Feel free to explore the individual repos for code, technical details, and lessons learned along the way.

Next focus remains on collecting high-quality vs training examples from the current v5 logs for a targeted LoRA.

Repo remains public and honest about its "in-testing" status.

Technical Highlights & Skills Demonstrated

  • End-to-end agent architecture — From simple wrapper to modular proxy with persistent sessions, heartbeat monitoring, and intelligent summarization
  • Custom model fine-tuning — Fine-tuned Qwen2.5-Coder 14B using Unsloth + custom randomized interleaved datasets (better generalization than structured data)
  • Systems programming — Rust for performance-critical components + Python for rapid prototyping
  • Practical LLM engineering — Raw-text tool calling, domain-specific LoRA training, training data pipelines, and prompt engineering for reliable agent behavior
  • Real-world constraints — Designed to run entirely locally with low VRAM footprint while maintaining capability
  • Remote + Local Hybrid Architecture — Model can run on a remote server while tools execute on whatever device runs the wrapper (phone, laptop, desktop).

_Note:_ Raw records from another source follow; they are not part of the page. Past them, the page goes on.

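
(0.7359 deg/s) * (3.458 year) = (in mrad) 1.401e+09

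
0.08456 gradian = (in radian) 0.001328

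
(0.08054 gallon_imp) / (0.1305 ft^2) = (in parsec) 9.787e-19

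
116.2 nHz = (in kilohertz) 1.162e-10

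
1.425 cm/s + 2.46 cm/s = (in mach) 0.0001141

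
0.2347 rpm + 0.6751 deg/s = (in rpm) 0.3472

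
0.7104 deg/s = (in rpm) 0.1184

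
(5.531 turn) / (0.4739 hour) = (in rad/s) 0.02037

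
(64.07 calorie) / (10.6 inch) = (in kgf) 101.5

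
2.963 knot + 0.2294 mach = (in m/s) 79.63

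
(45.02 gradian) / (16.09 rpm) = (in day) 4.858e-06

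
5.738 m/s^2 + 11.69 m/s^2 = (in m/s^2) 17.43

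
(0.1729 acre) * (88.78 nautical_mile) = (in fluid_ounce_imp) 4.049e+12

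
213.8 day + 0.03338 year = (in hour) 5424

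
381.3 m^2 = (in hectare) 0.03813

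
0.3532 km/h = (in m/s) 0.09811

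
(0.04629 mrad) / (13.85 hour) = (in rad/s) 9.284e-10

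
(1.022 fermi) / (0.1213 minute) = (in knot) 2.73e-16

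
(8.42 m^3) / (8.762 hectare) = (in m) 9.61e-05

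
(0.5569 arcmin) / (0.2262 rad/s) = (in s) 0.0007162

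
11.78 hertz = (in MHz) 1.178e-05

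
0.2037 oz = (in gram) 5.775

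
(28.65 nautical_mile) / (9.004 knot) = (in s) 1.145e+04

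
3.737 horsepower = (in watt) 2787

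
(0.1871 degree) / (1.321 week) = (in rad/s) 4.087e-09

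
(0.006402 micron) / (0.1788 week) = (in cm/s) 5.92e-12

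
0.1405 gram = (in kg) 0.0001405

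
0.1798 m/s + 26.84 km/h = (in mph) 17.08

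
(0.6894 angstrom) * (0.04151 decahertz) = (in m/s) 2.862e-11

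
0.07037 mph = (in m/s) 0.03146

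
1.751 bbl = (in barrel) 1.751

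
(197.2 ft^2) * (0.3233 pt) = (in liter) 2.09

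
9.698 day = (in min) 1.397e+04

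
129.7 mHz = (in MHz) 1.297e-07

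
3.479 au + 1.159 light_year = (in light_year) 1.159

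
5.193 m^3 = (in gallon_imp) 1142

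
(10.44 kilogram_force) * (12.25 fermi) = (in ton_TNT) 2.998e-22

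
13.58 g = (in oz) 0.479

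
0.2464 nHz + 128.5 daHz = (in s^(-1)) 1285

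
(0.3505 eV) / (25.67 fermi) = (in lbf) 4.918e-07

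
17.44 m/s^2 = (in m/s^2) 17.44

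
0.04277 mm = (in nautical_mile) 2.309e-08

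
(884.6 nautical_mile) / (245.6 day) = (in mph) 0.1727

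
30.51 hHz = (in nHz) 3.051e+12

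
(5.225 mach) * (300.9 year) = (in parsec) 0.0005471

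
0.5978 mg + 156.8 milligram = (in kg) 0.0001574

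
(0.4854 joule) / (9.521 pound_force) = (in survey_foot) 0.0376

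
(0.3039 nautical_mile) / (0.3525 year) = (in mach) 1.487e-07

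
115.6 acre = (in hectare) 46.78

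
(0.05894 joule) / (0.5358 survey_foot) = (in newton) 0.3609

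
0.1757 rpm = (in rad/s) 0.0184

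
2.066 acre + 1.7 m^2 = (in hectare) 0.8363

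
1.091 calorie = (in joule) 4.565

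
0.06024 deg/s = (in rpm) 0.01004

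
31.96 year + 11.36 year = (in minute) 2.277e+07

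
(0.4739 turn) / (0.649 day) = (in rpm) 0.0005071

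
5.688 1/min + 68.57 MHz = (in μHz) 6.857e+13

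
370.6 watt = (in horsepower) 0.497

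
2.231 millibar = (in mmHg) 1.673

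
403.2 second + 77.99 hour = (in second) 2.812e+05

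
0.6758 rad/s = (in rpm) 6.453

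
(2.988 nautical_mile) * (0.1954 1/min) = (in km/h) 64.88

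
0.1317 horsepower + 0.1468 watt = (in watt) 98.36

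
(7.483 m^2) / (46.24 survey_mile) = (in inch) 0.003959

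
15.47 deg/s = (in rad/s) 0.27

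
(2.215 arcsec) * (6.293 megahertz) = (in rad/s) 67.58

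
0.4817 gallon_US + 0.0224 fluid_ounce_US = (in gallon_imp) 0.4012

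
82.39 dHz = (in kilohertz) 0.008239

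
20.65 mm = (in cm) 2.065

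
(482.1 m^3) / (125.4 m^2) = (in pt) 1.09e+04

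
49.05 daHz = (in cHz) 4.905e+04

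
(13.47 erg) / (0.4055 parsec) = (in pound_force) 2.42e-23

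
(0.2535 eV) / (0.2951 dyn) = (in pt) 3.901e-11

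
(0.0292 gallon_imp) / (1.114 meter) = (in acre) 2.945e-08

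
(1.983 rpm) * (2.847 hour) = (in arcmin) 7.317e+06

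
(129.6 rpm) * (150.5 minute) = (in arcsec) 2.528e+10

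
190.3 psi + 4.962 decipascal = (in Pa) 1.312e+06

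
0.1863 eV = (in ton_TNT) 7.134e-30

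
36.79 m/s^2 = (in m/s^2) 36.79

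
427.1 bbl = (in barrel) 427.1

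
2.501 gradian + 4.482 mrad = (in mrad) 43.77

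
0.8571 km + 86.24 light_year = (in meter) 8.159e+17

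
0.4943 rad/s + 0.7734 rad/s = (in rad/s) 1.268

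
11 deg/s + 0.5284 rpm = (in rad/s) 0.2473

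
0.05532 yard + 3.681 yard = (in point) 9685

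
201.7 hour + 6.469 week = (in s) 4.639e+06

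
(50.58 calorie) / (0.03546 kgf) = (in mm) 6.086e+05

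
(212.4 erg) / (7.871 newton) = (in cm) 0.0002699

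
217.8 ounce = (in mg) 6.175e+06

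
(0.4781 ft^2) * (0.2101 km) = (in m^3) 9.332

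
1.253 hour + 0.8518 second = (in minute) 75.19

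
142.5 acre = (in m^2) 5.767e+05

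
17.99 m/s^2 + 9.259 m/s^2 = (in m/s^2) 27.25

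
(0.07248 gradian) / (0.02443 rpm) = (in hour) 0.0001236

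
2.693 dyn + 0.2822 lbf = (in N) 1.255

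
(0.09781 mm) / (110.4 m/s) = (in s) 8.86e-07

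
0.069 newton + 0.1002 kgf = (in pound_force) 0.2364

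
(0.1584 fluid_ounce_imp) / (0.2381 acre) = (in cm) 4.671e-07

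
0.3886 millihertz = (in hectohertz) 3.886e-06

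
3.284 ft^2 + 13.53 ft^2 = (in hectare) 0.0001562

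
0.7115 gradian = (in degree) 0.6404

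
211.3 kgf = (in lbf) 465.8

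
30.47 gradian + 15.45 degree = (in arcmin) 2572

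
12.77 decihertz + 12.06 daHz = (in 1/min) 7313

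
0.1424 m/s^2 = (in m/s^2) 0.1424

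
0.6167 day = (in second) 5.328e+04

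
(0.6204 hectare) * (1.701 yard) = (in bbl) 6.069e+04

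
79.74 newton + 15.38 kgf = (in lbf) 51.83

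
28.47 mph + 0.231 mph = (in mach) 0.03768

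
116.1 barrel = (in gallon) 4876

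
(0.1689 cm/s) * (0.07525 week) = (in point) 2.179e+05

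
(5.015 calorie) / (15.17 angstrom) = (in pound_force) 3.11e+09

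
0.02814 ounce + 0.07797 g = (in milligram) 875.7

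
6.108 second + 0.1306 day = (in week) 0.01867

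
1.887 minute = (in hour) 0.03145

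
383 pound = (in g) 1.737e+05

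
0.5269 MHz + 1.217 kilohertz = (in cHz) 5.281e+07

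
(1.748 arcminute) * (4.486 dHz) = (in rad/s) 0.0002281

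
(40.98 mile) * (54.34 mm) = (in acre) 0.8856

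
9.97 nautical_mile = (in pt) 5.234e+07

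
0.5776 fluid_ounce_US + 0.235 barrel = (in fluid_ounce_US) 1264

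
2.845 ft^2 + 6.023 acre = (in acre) 6.023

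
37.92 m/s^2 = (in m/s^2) 37.92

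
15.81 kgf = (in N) 155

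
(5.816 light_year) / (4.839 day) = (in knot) 2.558e+11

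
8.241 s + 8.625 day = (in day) 8.625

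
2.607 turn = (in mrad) 1.638e+04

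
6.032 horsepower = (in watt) 4498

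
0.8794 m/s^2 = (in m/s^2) 0.8794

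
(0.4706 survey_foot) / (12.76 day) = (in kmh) 4.684e-07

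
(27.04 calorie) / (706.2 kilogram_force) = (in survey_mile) 1.015e-05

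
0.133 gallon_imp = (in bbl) 0.003803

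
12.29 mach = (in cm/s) 4.185e+05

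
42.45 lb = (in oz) 679.2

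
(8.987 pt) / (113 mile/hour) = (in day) 7.264e-10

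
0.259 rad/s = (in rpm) 2.473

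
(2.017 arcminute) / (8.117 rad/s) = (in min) 1.205e-06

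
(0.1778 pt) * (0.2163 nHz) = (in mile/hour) 3.035e-14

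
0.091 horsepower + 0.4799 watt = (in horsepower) 0.09164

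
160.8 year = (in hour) 1.409e+06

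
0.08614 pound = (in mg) 3.907e+04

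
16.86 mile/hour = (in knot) 14.65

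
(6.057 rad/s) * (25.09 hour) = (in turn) 8.707e+04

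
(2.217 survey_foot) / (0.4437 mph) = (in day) 3.943e-05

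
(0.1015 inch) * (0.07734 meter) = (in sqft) 0.002146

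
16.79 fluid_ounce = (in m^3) 0.0004965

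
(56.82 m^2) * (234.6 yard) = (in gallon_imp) 2.681e+06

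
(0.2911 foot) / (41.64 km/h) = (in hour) 2.131e-06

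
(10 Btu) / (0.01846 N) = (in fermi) 5.715e+20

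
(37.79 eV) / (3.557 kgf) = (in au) 1.16e-30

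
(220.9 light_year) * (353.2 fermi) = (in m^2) 7.381e+05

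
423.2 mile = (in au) 4.553e-06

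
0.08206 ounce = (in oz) 0.08206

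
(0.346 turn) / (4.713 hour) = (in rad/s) 0.0001281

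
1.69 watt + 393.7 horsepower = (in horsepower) 393.7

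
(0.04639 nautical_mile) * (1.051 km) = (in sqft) 9.719e+05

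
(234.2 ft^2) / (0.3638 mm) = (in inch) 2.355e+06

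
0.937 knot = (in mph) 1.078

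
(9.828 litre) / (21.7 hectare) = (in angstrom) 452.9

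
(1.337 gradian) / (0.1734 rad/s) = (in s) 0.1211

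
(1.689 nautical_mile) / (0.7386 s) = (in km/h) 1.525e+04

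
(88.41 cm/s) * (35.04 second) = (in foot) 101.6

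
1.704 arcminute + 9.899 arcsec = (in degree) 0.03115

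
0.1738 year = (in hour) 1522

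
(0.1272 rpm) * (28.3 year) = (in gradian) 7.568e+08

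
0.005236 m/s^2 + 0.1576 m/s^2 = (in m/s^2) 0.1628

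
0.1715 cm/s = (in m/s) 0.001715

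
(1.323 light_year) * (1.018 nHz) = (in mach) 3.742e+04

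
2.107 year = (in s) 6.645e+07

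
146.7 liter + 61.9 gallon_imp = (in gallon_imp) 94.17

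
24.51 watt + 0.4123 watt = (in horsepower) 0.03342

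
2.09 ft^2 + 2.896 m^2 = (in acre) 0.0007636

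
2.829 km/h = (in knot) 1.528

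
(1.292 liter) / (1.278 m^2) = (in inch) 0.0398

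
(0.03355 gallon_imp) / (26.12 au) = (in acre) 9.645e-21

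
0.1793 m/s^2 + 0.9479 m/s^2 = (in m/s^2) 1.127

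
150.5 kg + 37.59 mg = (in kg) 150.5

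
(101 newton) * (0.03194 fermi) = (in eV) 2.013e+04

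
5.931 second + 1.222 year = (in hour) 1.07e+04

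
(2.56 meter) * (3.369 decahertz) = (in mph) 192.9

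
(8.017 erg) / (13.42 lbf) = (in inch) 5.287e-07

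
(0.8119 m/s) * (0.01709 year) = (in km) 437.6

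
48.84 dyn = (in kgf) 4.98e-05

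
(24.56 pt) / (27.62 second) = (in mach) 9.213e-07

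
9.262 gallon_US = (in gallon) 9.262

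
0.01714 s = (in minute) 0.0002857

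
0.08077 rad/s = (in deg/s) 4.628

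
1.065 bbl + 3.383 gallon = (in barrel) 1.146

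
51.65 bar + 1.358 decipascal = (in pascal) 5.165e+06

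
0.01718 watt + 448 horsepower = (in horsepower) 448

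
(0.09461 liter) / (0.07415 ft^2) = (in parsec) 4.451e-19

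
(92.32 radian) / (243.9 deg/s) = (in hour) 0.006024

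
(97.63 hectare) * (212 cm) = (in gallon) 5.468e+08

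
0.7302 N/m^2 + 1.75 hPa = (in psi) 0.02549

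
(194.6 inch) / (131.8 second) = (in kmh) 0.135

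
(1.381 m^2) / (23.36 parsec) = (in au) 1.281e-29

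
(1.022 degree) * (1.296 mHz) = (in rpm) 0.0002208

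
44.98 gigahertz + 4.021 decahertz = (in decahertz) 4.498e+09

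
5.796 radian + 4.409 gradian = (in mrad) 5865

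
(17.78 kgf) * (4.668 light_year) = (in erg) 7.7e+25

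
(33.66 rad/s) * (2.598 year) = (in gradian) 1.756e+11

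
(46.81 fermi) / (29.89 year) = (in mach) 1.458e-25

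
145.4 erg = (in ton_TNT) 3.475e-15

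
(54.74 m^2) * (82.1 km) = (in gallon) 1.187e+09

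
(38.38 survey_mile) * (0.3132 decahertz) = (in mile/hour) 4.327e+05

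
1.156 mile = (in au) 1.244e-08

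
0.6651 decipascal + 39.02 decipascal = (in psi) 0.0005756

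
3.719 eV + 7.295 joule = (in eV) 4.553e+19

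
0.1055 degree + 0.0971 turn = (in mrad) 611.9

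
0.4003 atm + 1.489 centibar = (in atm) 0.415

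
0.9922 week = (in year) 0.01903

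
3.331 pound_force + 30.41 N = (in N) 45.23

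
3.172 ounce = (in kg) 0.08992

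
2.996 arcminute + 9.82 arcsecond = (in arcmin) 3.16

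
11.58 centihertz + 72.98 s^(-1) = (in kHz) 0.0731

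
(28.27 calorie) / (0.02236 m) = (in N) 5290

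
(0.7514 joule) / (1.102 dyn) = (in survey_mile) 42.37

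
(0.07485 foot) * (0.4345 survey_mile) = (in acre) 0.003942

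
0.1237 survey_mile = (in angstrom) 1.991e+12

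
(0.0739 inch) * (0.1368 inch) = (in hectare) 6.522e-10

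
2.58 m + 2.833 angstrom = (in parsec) 8.361e-17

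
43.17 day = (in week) 6.167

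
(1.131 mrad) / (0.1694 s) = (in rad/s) 0.006677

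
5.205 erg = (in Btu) 4.933e-10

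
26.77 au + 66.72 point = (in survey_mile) 2.488e+09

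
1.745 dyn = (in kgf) 1.779e-06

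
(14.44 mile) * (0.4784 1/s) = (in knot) 2.161e+04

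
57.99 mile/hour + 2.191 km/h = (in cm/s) 2653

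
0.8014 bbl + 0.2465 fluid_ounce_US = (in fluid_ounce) 4309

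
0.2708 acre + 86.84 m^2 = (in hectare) 0.1183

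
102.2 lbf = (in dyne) 4.546e+07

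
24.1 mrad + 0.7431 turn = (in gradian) 298.8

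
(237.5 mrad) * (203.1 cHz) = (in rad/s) 0.4824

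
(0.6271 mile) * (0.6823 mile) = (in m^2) 1.108e+06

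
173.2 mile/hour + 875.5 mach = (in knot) 5.796e+05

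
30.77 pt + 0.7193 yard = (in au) 4.469e-12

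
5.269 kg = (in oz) 185.9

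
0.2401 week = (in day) 1.681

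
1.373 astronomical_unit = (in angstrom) 2.054e+21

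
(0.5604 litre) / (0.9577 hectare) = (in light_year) 6.185e-24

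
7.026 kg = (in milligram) 7.026e+06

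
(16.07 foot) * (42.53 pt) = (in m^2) 0.07349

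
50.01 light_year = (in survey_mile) 2.94e+14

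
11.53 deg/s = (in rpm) 1.922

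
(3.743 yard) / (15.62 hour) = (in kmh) 0.0002191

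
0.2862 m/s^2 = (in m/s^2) 0.2862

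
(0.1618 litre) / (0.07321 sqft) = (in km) 2.379e-05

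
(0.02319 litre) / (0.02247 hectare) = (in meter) 1.032e-07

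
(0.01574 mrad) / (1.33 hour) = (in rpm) 3.139e-08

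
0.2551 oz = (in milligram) 7232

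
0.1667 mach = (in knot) 110.3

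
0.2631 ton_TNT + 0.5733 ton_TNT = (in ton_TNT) 0.8364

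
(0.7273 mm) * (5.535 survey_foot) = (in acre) 3.032e-07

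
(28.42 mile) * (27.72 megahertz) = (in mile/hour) 2.836e+12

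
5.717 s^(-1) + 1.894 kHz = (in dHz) 1.9e+04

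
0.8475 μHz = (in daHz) 8.475e-08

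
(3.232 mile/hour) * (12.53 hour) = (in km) 65.17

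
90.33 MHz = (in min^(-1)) 5.42e+09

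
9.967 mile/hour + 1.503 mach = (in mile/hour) 1155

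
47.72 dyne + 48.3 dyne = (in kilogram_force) 9.791e-05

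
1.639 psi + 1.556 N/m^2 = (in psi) 1.639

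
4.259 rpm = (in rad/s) 0.446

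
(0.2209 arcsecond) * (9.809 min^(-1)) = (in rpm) 1.672e-06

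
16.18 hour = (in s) 5.825e+04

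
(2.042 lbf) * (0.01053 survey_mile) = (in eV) 9.607e+20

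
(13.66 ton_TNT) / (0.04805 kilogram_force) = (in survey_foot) 3.979e+11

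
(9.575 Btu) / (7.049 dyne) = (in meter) 1.433e+08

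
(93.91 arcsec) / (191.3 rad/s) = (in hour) 6.611e-10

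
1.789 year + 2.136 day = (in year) 1.795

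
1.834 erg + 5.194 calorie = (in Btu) 0.0206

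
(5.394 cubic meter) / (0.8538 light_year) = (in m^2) 6.678e-16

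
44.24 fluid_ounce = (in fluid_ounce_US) 44.24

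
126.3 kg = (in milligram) 1.263e+08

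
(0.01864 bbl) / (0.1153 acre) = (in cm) 0.0006351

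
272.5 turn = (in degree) 9.81e+04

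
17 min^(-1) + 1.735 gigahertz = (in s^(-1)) 1.735e+09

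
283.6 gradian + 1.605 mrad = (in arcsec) 9.192e+05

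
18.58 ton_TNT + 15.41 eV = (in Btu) 7.368e+07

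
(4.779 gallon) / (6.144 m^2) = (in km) 2.944e-06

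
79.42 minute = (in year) 0.0001511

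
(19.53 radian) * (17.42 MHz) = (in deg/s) 1.949e+10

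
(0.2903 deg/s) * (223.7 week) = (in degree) 3.928e+07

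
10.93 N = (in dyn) 1.093e+06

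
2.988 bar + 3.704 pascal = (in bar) 2.988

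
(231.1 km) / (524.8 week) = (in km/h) 0.002621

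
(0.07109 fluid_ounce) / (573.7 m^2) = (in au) 2.45e-20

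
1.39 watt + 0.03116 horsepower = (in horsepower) 0.03302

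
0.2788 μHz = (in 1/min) 1.673e-05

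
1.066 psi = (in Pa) 7350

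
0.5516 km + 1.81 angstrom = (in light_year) 5.83e-14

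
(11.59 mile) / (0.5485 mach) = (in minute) 1.665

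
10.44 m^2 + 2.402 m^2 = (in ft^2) 138.2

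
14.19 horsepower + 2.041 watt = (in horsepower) 14.19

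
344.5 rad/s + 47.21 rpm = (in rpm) 3337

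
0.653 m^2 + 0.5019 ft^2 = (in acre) 0.0001729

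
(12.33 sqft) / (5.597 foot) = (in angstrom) 6.715e+09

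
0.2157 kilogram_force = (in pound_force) 0.4755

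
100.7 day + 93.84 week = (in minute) 1.091e+06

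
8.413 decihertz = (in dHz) 8.413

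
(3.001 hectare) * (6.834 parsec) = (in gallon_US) 1.672e+24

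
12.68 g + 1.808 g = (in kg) 0.01449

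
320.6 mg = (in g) 0.3206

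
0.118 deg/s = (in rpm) 0.01967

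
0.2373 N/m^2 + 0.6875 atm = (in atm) 0.6875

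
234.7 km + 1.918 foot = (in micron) 2.347e+11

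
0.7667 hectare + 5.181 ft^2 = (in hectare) 0.7667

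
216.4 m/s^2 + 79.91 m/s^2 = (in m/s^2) 296.3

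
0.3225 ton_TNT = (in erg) 1.349e+16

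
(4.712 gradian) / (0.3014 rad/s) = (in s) 0.2456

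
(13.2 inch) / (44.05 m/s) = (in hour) 2.114e-06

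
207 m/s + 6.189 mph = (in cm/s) 2.098e+04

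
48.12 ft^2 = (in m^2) 4.47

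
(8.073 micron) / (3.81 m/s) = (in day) 2.452e-11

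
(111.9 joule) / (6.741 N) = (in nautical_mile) 0.008963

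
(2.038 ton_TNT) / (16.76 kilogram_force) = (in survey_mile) 3.224e+04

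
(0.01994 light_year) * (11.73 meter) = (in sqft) 2.382e+16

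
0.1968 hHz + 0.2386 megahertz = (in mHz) 2.386e+08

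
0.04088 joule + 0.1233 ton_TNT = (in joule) 5.159e+08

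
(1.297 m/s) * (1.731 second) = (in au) 1.501e-11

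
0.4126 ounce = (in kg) 0.0117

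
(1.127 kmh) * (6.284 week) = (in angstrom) 1.19e+16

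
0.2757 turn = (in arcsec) 3.573e+05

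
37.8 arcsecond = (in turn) 2.917e-05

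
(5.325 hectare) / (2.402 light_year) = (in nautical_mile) 1.265e-15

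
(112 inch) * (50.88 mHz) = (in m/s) 0.1447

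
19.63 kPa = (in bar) 0.1963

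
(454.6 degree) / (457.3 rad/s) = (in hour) 4.82e-06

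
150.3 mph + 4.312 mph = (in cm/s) 6912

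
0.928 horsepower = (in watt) 692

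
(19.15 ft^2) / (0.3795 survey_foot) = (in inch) 605.5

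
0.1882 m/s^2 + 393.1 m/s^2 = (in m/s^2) 393.3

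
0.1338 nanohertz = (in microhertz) 0.0001338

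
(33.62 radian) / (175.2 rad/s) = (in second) 0.1919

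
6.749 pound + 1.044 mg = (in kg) 3.061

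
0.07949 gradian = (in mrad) 1.249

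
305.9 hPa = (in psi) 4.437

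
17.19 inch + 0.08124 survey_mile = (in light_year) 1.387e-14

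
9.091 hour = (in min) 545.5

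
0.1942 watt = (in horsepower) 0.0002604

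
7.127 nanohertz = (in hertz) 7.127e-09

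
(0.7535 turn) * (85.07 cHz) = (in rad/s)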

Just tell Echo what environment it's running in (Windows or Linux).

Platform Support

  • Python wrapper (v4/v5): Works on both Windows and Linux
  • Rust versions (v1-v3): Currently Linux-only (untested on Windows)
  • Remote execution: Works from any device that can run the wrapper via VPN. Tools execute on the device running the wrapper, not the model host.

Remote Execution

Echo supports a hybrid remote + local architecture:

  • The model can live on a home server, VPS, or any always-on machine
  • The wrapper (Python or Rust) runs on whatever device you're using (phone, laptop, work computer)
  • Tools execute on the device running the wrapper — giving you full access to that machine's file system, terminal, and resources
  • Just tell Echo what environment it's running in (Windows or Linux) and it adapts automatically

Use case: Connect to your home VPN from your phone or laptop, run the Echo wrapper locally, and it connects to your home model server via setting the enpoint while tools execute on your current device.

Functional prototype for MLP routing for a Mixture of Adapters architecture. Check it out here MoAdapters

Like Cameron Haynes says "Keep Hammering"

All of this was done with collaboration from Grok by XAI


Note: This project is in active development. Some features are experimental and may require manual setup. The focus is on building practical, local-first agent tooling that actually works for real workflows.